Impact of the CLEAR Trial on Clinical Practice


An expert explains the impact of the CLEAR trial on clinical practice and reviews NCCN guidelines for the management of advanced renal cell carcinoma.

Robert J. Motzer, MD: What are the implications of [the CLEAR trial] efficacy and safety findings for clinical practice? My impression is that lenvatinib plus pembrolizumab is a good contender as a first-line choice for patients with advanced renal cell carcinoma [RCC]. The efficacy data that we have seen with regard to the median progression-free survival of 23.9 months is the longest that we have seen in any of the phase 3 trials on RCC, and the objective response rate of over 70% was the first time we have crossed that bar. What was also impressive was the duration of response and the complete response rate of 16%. It’s difficult to make definitive comparisons across studies. There are many limitations including the time that the study was conducted, the population, and the way efficacy and safety are assessed, but certainly lenvatinib plus pembrolizumab is a good choice for a first-line therapy for patients with advanced RCC. Now, currently this combination has not yet received regulatory approval in the United States or Europe, but it certainly has gained a position in the NCCN [National Comprehensive Cancer Network] treatment guidelines for RCC as a level I preferred regimen in the first-line therapy for RCC along with the other TKI/IO [tyrosine kinase inhibitors / immuno-oncology] combinations of cabozantinib and nivolumab exit the pembrolizumab and ipilimumab and nivolumab, specifically in the intermediate- and poor-risk group for that population. Who would be a good choice for lenvatinib and pembrolizumab?
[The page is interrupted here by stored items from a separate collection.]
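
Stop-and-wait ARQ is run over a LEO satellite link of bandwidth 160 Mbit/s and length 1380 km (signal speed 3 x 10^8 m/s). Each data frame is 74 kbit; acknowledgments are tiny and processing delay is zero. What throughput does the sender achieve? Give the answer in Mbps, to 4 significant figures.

7.658 Mbps

t_tx = L/R = 74000/160000000 = 0.0004625 s.
t_prop = 1380000/300000000 = 0.0046 s; RTT = 0.0092 s.
Cycle = t_tx + RTT = 0.0096625 s.
Throughput = L / cycle = 74000 / 0.0096625 = 7.658 Mbps.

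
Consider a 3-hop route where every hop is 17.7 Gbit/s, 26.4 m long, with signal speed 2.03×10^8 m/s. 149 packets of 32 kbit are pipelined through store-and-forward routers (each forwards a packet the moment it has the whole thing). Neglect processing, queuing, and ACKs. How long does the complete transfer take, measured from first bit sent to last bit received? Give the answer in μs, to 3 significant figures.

Per-hop transmission t_tx = L/R = 32000/17700000000 = 1.80791 μs.
Per-hop propagation t_prop = 26.4/2.03e+08 = 0.130049 μs.
Pipeline fill: first packet needs 3·t_tx to clear all hops; remaining 148 packets each add one t_tx.
Total = (3+149-1)·t_tx + 3·t_prop = 151·1.80791 + 3·0.130049 = 273 μs.

273 μs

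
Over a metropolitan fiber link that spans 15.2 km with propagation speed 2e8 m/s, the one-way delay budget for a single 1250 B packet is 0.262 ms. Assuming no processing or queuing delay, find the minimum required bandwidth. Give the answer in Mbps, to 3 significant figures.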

I think certainly patients with favorable risk tumors, and also patients that have rapidly advancing disease in which you really want to ensure an immediate response to therapy. For others in the intermediate- and poor-risk group, there is a debate in terms of whether the role or rationale for TKI/IO combination versus ipilimumab and nivolumab since the data with ipilimumab and nivolumab are more mature and show a durable response in patients with intermediate- and poor-risk tumors over a long time. I think with regard to the TKI/IO combinations, in particular lenvatinib and pembrolizumab, more follow up is needed so we get a sense for whether we are seeing the same degree of durable responses for lenvatinib plus pembrolizumab as we are for the IO combination of ipilimumab and nivolumab.

This transcript has been edited for clarity.